Yes, participant recruitment is the responsibility of the site. We specifically look for people who know how to find folks and work with the demographics of interest. We helped facilitate it by support for recruitment and retention. There are different ethics regulations in France and the U.K. governing recruitment. So, of course, we follow all the local rules and regulations. In the U.S., for PURPOSE 2, we had supported study level participant recruitment on Grindr and other sites like Jack’d and Scruff. We always do a mixture of active and passive recruitment. Sometimes, just saying Gilead is doing a new study and offering information at a clinic is enough. Other times, when we are looking for participants not currently receiving PrEP care, we have to innovate our social and digital strategies for outreach.

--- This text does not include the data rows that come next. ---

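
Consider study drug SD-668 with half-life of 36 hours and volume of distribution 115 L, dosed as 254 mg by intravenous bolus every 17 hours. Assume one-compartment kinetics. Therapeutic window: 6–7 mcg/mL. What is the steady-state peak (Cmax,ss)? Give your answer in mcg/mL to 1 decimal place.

7.9 mcg/mL

k = ln2/t½ = ln2/36 ≈ 0.019254 h⁻¹; fraction remaining f = e^(−kτ) = e^(−0.019254×17) ≈ 0.7209.
Accumulation ratio R = 1/(1 − f) ≈ 1/0.2791 ≈ 3.5829.
Single-dose peak C₀ = D/Vd = 254/115 ≈ 2.209 mcg/mL.
Steady-state peak Cmax,ss = C₀·R ≈ 2.209 × 3.5829 ≈ 7.915 mcg/mL.
Peak 7.9 mcg/mL vs MTC 7 mcg/mL: exceeds toxic threshold.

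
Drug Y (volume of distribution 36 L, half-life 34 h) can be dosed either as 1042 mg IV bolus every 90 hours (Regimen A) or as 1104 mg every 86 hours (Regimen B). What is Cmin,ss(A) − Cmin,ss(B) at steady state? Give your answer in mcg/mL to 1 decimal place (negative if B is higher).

-0.9 mcg/mL

Regimen A: f = (1/2)^(90/34) ≈ 0.1596; Cmin,ss = (1042/36)·f/(1−f) ≈ 5.497 mcg/mL.
Regimen B: f = (1/2)^(86/34) ≈ 0.1732; Cmin,ss = (1104/36)·f/(1−f) ≈ 6.424 mcg/mL.
Difference ≈ 5.497 − 6.424 ≈ -0.927 mcg/mL.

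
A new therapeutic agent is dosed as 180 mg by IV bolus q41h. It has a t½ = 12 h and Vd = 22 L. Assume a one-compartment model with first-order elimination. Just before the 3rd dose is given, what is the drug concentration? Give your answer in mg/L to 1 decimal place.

0.8 mg/L

f = (1/2)^(τ/t½) = (1/2)^(41/12) ≈ 0.0936.
C₀ = D/Vd = 180/22 ≈ 8.182 mg/L.
Before the 3rd dose, 2 doses have been given. Superposition: Cmin = C₀·(f + f²).
≈ 8.182 × (0.0936 + 0.0088) ≈ 8.182 × 0.1024 ≈ 0.838 mg/L.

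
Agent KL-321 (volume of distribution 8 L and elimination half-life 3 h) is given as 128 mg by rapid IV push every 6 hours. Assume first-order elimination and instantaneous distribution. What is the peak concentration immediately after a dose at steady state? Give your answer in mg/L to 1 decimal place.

The dosing interval is 2 half-lives, so f = 2^(−2) = 0.25.
Accumulation ratio R = 1/(1 − f) = 1/0.75 = 4/3.
Single-dose peak C₀ = D/Vd = 128/8 = 16 mg/L.
Steady-state peak Cmax,ss = C₀·R = 16 × 4/3 ≈ 21.333 mg/L.

21.3 mg/L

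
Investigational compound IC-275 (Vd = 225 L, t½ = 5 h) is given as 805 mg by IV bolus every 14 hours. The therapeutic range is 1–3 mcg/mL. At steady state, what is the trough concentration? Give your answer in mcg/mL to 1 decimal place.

τ/t½ = 14/5 ≈ 2.8, so fraction remaining f = (1/2)^(14/5) ≈ 0.1436.
Single-dose peak C₀ = D/Vd = 805/225 ≈ 3.578 mcg/mL.
Steady-state trough Cmin,ss = C₀·f/(1−f) ≈ 3.578 × 0.1436/0.8564 ≈ 0.600 mcg/mL.
Trough 0.6 mcg/mL vs MEC 1 mcg/mL: subtherapeutic.

0.6 mcg/mL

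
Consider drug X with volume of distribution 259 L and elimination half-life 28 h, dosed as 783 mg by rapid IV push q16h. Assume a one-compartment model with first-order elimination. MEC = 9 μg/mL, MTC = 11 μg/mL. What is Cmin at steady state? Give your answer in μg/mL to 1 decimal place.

6.2 μg/mL

Over one 16-h interval, 16/28 ≈ 0.57143 half-lives elapse, leaving f ≈ 0.6730 of each dose.
Accumulation ratio R = 1/(1 − f) ≈ 1/0.3270 ≈ 3.0581.
Single-dose peak C₀ = D/Vd = 783/259 ≈ 3.023 μg/mL.
Cmax,ss = C₀/(1 − f) ≈ 3.023/0.3270 ≈ 9.245 μg/mL.
One interval later, Cmin,ss = Cmax,ss·e^(−kτ) ≈ 9.245 × 0.6730 ≈ 6.222 μg/mL.
Trough 6.2 μg/mL vs MEC 9 μg/mL: subtherapeutic.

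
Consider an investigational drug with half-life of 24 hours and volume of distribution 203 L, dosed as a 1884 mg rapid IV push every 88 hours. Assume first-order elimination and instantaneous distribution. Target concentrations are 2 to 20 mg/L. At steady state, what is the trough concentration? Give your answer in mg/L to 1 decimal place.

0.8 mg/L

k = ln2/t½ = ln2/24 ≈ 0.028881 h⁻¹; fraction remaining f = e^(−kτ) = e^(−0.028881×88) ≈ 0.0787.
At steady state, accumulation factor R = 1/(1 − e^(−kτ)) ≈ 1.0854.
Each bolus raises the concentration by D/Vd = 1884/203 ≈ 9.281 mg/L.
Steady-state peak Cmax,ss = C₀·R ≈ 9.281 × 1.0854 ≈ 10.074 mg/L.
One interval later, Cmin,ss = Cmax,ss·e^(−kτ) ≈ 10.074 × 0.0787 ≈ 0.793 mg/L.
Trough 0.8 mg/L vs MEC 2 mg/L: subtherapeutic.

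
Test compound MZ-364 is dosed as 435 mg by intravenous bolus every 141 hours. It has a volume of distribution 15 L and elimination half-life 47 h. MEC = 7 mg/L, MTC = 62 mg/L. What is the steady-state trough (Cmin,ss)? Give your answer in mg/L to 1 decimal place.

4.1 mg/L

The dosing interval is 3 half-lives, so f = 2^(−3) = 0.125.
At steady state, R = 1/(1 − 0.125) = 8/7.
Single-dose peak C₀ = D/Vd = 435/15 = 29 mg/L.
Steady-state peak Cmax,ss = C₀·R = 29 × 8/7 ≈ 33.143 mg/L.
Steady-state trough Cmin,ss = Cmax,ss·f ≈ 33.143 × 0.125 ≈ 4.143 mg/L.
Trough 4.1 mg/L vs MEC 7 mg/L: subtherapeutic.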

But for PURPOSE 5, we wanted fewer people, approximately 250 people, not 3,000, so our sites did not want a broad study-wide advertising campaign as it would likely result in too much interest. So, the site preferred to use word of mouth and their own connections in the community. Every site we picked had robust community engagement, whether from staff or with community associations.

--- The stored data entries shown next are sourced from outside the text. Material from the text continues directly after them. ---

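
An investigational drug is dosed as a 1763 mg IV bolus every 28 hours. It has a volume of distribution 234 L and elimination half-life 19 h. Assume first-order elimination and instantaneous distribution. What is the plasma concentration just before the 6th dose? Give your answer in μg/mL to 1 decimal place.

f = (1/2)^(τ/t½) = (1/2)^(28/19) ≈ 0.3601.
C₀ = D/Vd = 1763/234 ≈ 7.534 μg/mL.
Before the 6th dose, 5 doses have been given. Superposition: Cmin = C₀·(f + f² + … + f^5).
≈ 7.534 × (0.3601 + 0.1297 + 0.0467 + 0.0168 + 0.0061) ≈ 7.534 × 0.5594 ≈ 4.215 μg/mL.

4.2 μg/mL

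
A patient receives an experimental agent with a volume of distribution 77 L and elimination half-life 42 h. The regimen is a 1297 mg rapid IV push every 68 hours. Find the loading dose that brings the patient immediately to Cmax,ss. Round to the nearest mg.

1923 mg

f = (1/2)^(68/42) ≈ 0.325550; accumulation ratio R = 1/(1−f) ≈ 1.48269.
Loading dose to hit Cmax,ss on first dose: D_load = D_maint·R ≈ 1297 × 1.48269 ≈ 1923.05 mg.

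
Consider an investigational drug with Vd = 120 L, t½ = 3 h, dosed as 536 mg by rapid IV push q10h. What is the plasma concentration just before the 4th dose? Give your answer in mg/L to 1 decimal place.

f = (1/2)^(τ/t½) = (1/2)^(10/3) ≈ 0.0992.
C₀ = D/Vd = 536/120 ≈ 4.467 mg/L.
Before the 4th dose, 3 doses have been given. Superposition: Cmin = C₀·(f + f² + … + f^3).
≈ 4.467 × (0.0992 + 0.0098 + 0.0010) ≈ 4.467 × 0.1100 ≈ 0.491 mg/L.

0.5 mg/L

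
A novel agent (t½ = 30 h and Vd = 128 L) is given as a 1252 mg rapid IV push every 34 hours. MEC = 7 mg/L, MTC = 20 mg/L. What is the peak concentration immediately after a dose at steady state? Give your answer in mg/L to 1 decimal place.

Over one 34-h interval, 34/30 ≈ 1.1333 half-lives elapse, leaving f ≈ 0.4559 of each dose.
At steady state, accumulation factor R = 1/(1 − e^(−kτ)) ≈ 1.8379.
Each bolus raises the concentration by D/Vd = 1252/128 ≈ 9.781 mg/L.
Steady-state peak Cmax,ss = C₀·R ≈ 9.781 × 1.8379 ≈ 17.976 mg/L.
Peak 18.0 mg/L vs MTC 20 mg/L: below toxic threshold.

18.0 mg/L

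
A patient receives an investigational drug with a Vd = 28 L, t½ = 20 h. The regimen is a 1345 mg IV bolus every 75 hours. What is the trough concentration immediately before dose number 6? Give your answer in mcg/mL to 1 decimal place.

f = (1/2)^(τ/t½) = (1/2)^(75/20) ≈ 0.0743.
C₀ = D/Vd = 1345/28 ≈ 48.036 mcg/mL.
Before the 6th dose, 5 doses have been given. Superposition: Cmin = C₀·(f + f² + … + f^5).
≈ 48.036 × (0.0743 + 0.0055 + 0.0004 + 0.0000 + 0.0000) ≈ 48.036 × 0.0802 ≈ 3.852 mcg/mL.

3.9 mcg/mL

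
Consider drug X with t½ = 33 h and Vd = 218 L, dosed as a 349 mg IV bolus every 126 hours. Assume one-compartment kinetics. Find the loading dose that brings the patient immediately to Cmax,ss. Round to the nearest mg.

f = (1/2)^(126/33) ≈ 0.070895; accumulation ratio R = 1/(1−f) ≈ 1.07630.
Loading dose to hit Cmax,ss on first dose: D_load = D_maint·R ≈ 349 × 1.07630 ≈ 375.63 mg.

376 mg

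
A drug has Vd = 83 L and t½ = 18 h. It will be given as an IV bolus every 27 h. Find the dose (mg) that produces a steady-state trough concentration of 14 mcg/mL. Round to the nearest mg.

2125 mg

τ/t½ = 27/18 ≈ 1.5, so f = (1/2)^(27/18) ≈ 0.353553.
Cmin,ss = (D/Vd)·f/(1−f), so D = Cmin,ss·Vd·(1−f)/f.
D = 14 × 83 × (1−f)/f ≈ 14 × 83 × 1.82843 ≈ 2124.64 mg.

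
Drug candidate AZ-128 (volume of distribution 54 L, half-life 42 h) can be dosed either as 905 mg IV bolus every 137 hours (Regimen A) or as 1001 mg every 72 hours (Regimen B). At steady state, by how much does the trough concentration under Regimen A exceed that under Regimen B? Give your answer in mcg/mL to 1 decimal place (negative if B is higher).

-6.2 mcg/mL

Regimen A: f = (1/2)^(137/42) ≈ 0.1042; Cmin,ss = (905/54)·f/(1−f) ≈ 1.949 mcg/mL.
Regimen B: f = (1/2)^(72/42) ≈ 0.3048; Cmin,ss = (1001/54)·f/(1−f) ≈ 8.127 mcg/mL.
Difference ≈ 1.949 − 8.127 ≈ -6.178 mcg/mL.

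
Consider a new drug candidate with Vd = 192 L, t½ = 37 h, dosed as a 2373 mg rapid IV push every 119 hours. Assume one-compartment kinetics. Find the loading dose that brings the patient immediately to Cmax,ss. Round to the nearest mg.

2659 mg

f = (1/2)^(119/37) ≈ 0.107603; accumulation ratio R = 1/(1−f) ≈ 1.12058.
Loading dose to hit Cmax,ss on first dose: D_load = D_maint·R ≈ 2373 × 1.12058 ≈ 2659.14 mg.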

Now, the majority of participants enrolled in this trial have some level of higher education. What impact might that have on PrEP persistence?

We think that education can be correlated with adherence, but there are also other factors associated with adherence. You could have a well-educated young person who may have poor adherence, as it is well documented that adherence increases with age across a variety of medical conditions. So, in this case, the association of youth with adherence might be stronger than education. I wouldn't say that all educated people are good at adherence. Just look at some doctors who are terrible at taking their medication. Yes, we're highly educated, but sometimes I cannot even remember to take my vitamins!

Education also correlates with socioeconomic status, which may also be important because empowered, well-educated gay men in the community who've been part of HIV prevention clinical trials and this work and volunteering for years are really good at taking oral pills. In PURPOSE 5, we were trying to get into other communities, which may include educated people, but we’re really focusing on people who are on the margins of society.

Just to note that the level of education in the PURPOSE 5 study (82%) was similar to the DISCOVER study (87%), our study of two oral PrEP products.

What lessons learned or best practices developed in PURPOSE 5 do you plan to continue in future HIV PrEP research?

Our learnings from PURPOSE 5 resonate with our experiences in the earlier trials and historically at Gilead. It is critically important to be clear about our expectations from the sponsor/study team perspective, repeatedly engage and communicate as we review study recruitment and retention by regularly engaging with investigators/site staff, and to course correct as needed to ensure that we are curating the optimal participant population to best answer the trial questions and achieve the objectives. In this case of HIV prevention trials, and I believe this is generalizable to other therapeutic areas, it is important to know the local context and epidemiology of the disease you are seeking to prevent, treat, or cure to ensure that each site in each location is recruiting the most disproportionately affected individuals who may have been historically excluded or underrepresented in clinical trials. This approach will optimize the generalizability of the results and help address any potential disparities or inequities in outcomes.

About The Expert:

Moupali Das, MD, MPH, is vice president, clinical development, HIV prevention and virology pediatrics, at Gilead Sciences. She is an infectious diseases/HIV trained physician with a background in academic medicine and public health. As head of HIV prevention, she leads high-performing cross-functional teams accountable for the overall development strategy and the conception, design, and execution of HIV prevention clinical trials from Phase 1 through Phase 4. She is dedicated to ensuring efficient development and regulatory approvals to support rapid access to innovative products to help end the HIV epidemic. She oversees the pediatrics team, who are deeply committed to ensuring the development of pediatric formulations for Gilead’s virology medications.